Study of green surface-enhanced Raman spectroscopy determination of methanol in alcoholic beverages

There are two main challenges in completing surface-enhanced Raman spectroscopy (SERS) detection. One is the small Raman scattering cross-section of methanol, and the other is the derivatization strategy. They were solved by coupling the catalytic strategy with a thermal purge separation and enrichment device. In this study, quantitative analysis of methanol in alcoholic beverages was performed as methanol was catalyzed to formaldehyde.
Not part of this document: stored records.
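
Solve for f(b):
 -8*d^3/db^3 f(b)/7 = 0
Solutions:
 f(b) = C1 + C2*b + C3*b^2


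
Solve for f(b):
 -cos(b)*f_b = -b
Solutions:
 f(b) = C1 + Integral(b/cos(b), b)


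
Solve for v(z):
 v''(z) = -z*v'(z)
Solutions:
 v(z) = C1 + C2*erf(sqrt(2)*z/2)


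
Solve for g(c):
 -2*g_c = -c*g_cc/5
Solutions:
 g(c) = C1 + C2*c^11


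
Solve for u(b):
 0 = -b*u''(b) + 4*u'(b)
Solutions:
 u(b) = C1 + C2*b^5


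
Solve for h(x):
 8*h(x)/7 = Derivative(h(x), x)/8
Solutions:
 h(x) = C1*exp(64*x/7)


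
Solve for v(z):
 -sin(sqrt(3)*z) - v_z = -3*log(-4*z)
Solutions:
 v(z) = C1 + 3*z*log(-z) - 3*z + 6*z*log(2) + sqrt(3)*cos(sqrt(3)*z)/3


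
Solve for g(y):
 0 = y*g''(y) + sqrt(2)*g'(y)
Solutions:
 g(y) = C1 + C2*y^(1 - sqrt(2))


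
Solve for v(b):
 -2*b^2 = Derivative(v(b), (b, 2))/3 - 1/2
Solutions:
 v(b) = C1 + C2*b - b^4/2 + 3*b^2/4


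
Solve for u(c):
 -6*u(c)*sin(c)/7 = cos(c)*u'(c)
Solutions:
 u(c) = C1*cos(c)^(6/7)


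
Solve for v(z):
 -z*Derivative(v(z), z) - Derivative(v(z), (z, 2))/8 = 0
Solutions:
 v(z) = C1 + C2*erf(2*z)


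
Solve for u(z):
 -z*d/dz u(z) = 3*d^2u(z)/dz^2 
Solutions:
 u(z) = C1 + C2*erf(sqrt(6)*z/6)


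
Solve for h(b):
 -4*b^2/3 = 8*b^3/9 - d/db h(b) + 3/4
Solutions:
 h(b) = C1 + 2*b^4/9 + 4*b^3/9 + 3*b/4


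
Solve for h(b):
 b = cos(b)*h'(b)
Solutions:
 h(b) = C1 + Integral(b/cos(b), b)


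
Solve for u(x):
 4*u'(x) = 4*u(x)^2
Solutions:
 u(x) = -1/(C1 + x)


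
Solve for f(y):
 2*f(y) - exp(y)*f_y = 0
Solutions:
 f(y) = C1*exp(-2*exp(-y))


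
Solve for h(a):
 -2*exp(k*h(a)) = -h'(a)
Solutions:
 h(a) = Piecewise((log(-1/(C1*k + 2*a*k))/k, Ne(k, 0)), (nan, True))
 h(a) = Piecewise((C1 + 2*a, Eq(k, 0)), (nan, True))


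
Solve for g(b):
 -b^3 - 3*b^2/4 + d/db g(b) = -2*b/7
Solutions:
 g(b) = C1 + b^4/4 + b^3/4 - b^2/7


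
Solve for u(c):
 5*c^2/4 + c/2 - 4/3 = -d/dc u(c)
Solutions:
 u(c) = C1 - 5*c^3/12 - c^2/4 + 4*c/3


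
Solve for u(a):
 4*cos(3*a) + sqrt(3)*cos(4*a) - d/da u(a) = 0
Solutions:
 u(a) = C1 + 4*sin(3*a)/3 + sqrt(3)*sin(4*a)/4


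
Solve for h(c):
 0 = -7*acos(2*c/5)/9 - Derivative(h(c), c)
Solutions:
 h(c) = C1 - 7*c*acos(2*c/5)/9 + 7*sqrt(25 - 4*c^2)/18


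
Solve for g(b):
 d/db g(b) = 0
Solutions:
 g(b) = C1


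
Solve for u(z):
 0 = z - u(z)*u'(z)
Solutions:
 u(z) = -sqrt(C1 + z^2)
 u(z) = sqrt(C1 + z^2)


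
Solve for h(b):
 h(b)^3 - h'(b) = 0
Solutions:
 h(b) = -sqrt(2)*sqrt(-1/(C1 + b))/2
 h(b) = sqrt(2)*sqrt(-1/(C1 + b))/2


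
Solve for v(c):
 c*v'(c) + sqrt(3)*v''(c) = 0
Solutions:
 v(c) = C1 + C2*erf(sqrt(2)*3^(3/4)*c/6)


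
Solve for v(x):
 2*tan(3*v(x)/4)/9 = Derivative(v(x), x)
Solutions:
 v(x) = -4*asin(C1*exp(x/6))/3 + 4*pi/3
 v(x) = 4*asin(C1*exp(x/6))/3


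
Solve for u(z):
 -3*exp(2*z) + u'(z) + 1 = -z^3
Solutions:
 u(z) = C1 - z^4/4 - z + 3*exp(2*z)/2


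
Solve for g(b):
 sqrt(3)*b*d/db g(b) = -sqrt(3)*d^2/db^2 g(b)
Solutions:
 g(b) = C1 + C2*erf(sqrt(2)*b/2)


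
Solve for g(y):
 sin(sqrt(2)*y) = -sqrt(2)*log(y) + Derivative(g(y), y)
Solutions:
 g(y) = C1 + sqrt(2)*y*(log(y) - 1) - sqrt(2)*cos(sqrt(2)*y)/2


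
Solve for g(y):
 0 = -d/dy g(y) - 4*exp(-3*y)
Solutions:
 g(y) = C1 + 4*exp(-3*y)/3


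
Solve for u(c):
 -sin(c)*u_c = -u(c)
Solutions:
 u(c) = C1*sqrt(cos(c) - 1)/sqrt(cos(c) + 1)


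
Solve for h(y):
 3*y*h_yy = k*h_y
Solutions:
 h(y) = C1 + y^(re(k)/3 + 1)*(C2*sin(log(y)*Abs(im(k))/3) + C3*cos(log(y)*im(k)/3))


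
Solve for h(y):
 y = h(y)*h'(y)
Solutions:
 h(y) = -sqrt(C1 + y^2)
 h(y) = sqrt(C1 + y^2)


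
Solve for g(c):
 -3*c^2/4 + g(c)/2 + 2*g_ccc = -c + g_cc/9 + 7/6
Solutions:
 g(c) = C1*exp(c*((81*sqrt(59043) + 19682)^(-1/3) + 2 + (81*sqrt(59043) + 19682)^(1/3))/108)*sin(sqrt(3)*c*(-(81*sqrt(59043) + 19682)^(1/3) + (81*sqrt(59043) + 19682)^(-1/3))/108) + C2*exp(c*((81*sqrt(59043) + 19682)^(-1/3) + 2 + (81*sqrt(59043) + 19682)^(1/3))/108)*cos(sqrt(3)*c*(-(81*sqrt(59043) + 19682)^(1/3) + (81*sqrt(59043) + 19682)^(-1/3))/108) + C3*exp(c*(-(81*sqrt(59043) + 19682)^(1/3) - 1/(81*sqrt(59043) + 19682)^(1/3) + 1)/54) + 3*c^2/2 - 2*c + 3


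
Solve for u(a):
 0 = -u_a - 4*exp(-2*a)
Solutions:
 u(a) = C1 + 2*exp(-2*a)


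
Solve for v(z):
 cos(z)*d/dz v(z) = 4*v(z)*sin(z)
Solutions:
 v(z) = C1/cos(z)^4


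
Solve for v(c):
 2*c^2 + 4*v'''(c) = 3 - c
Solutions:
 v(c) = C1 + C2*c + C3*c^2 - c^5/120 - c^4/96 + c^3/8


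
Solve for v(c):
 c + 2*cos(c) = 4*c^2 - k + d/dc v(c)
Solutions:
 v(c) = C1 - 4*c^3/3 + c^2/2 + c*k + 2*sin(c)


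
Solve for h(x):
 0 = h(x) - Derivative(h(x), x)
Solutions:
 h(x) = C1*exp(x)


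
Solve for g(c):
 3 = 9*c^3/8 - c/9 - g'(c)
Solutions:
 g(c) = C1 + 9*c^4/32 - c^2/18 - 3*c


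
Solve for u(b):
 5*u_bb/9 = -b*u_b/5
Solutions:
 u(b) = C1 + C2*erf(3*sqrt(2)*b/10)


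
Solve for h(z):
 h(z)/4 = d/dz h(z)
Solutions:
 h(z) = C1*exp(z/4)


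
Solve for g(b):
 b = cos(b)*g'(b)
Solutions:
 g(b) = C1 + Integral(b/cos(b), b)


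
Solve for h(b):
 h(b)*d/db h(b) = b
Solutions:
 h(b) = -sqrt(C1 + b^2)
 h(b) = sqrt(C1 + b^2)


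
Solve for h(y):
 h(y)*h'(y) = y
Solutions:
 h(y) = -sqrt(C1 + y^2)
 h(y) = sqrt(C1 + y^2)


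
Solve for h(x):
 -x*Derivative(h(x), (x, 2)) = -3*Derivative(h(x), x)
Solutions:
 h(x) = C1 + C2*x^4


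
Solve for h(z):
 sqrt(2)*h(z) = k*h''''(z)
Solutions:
 h(z) = C1*exp(-2^(1/8)*z*(1/k)^(1/4)) + C2*exp(2^(1/8)*z*(1/k)^(1/4)) + C3*exp(-2^(1/8)*I*z*(1/k)^(1/4)) + C4*exp(2^(1/8)*I*z*(1/k)^(1/4))


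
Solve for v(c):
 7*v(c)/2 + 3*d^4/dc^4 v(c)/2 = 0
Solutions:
 v(c) = (C1*sin(sqrt(2)*3^(3/4)*7^(1/4)*c/6) + C2*cos(sqrt(2)*3^(3/4)*7^(1/4)*c/6))*exp(-sqrt(2)*3^(3/4)*7^(1/4)*c/6) + (C3*sin(sqrt(2)*3^(3/4)*7^(1/4)*c/6) + C4*cos(sqrt(2)*3^(3/4)*7^(1/4)*c/6))*exp(sqrt(2)*3^(3/4)*7^(1/4)*c/6)


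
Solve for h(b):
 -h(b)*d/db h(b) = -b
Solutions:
 h(b) = -sqrt(C1 + b^2)
 h(b) = sqrt(C1 + b^2)


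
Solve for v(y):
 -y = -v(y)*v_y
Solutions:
 v(y) = -sqrt(C1 + y^2)
 v(y) = sqrt(C1 + y^2)


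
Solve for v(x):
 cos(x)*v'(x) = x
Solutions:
 v(x) = C1 + Integral(x/cos(x), x)


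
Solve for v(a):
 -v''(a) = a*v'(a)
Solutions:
 v(a) = C1 + C2*erf(sqrt(2)*a/2)


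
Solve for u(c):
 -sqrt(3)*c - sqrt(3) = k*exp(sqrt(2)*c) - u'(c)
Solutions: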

For detecting methanol in low-alcohol beverages, the acetaldehyde derivatives generated by the interaction of ethanol-catalyzed oxide acetaldehyde with 3-methyl 2-benzothiazolinone hydrazone hydrochloride hydrate (MBTH) during the catalytic process will not cause large interference with the SERS signal of formaldehyde. In this case, MBTH with higher sensitivity is selected for the derivatization operation. In the analysis of methanol in high-alcohol beverages, acetylacetonate derivatization without interaction with acetaldehyde was used to avoid the interference of the acetaldehyde generated from ethanol. Based on the detection of formaldehyde in methanol standard solutions, methanol was detected in wine and sake as well as in high-alcohol beverages. Thus, a convenient and rapid method was achieved for the detection of methanol in alcoholic beverages.

Automated summary

This study successfully detected methanol in alcoholic beverages by coupling the catalytic strategy with a thermal purge separation and enrichment device. A higher sensitivity MBTH was selected for the derivatization operation in low-alcohol beverages, while acetylacetonate derivatization was used in high-alcohol beverages to avoid interference. This method is convenient and rapid.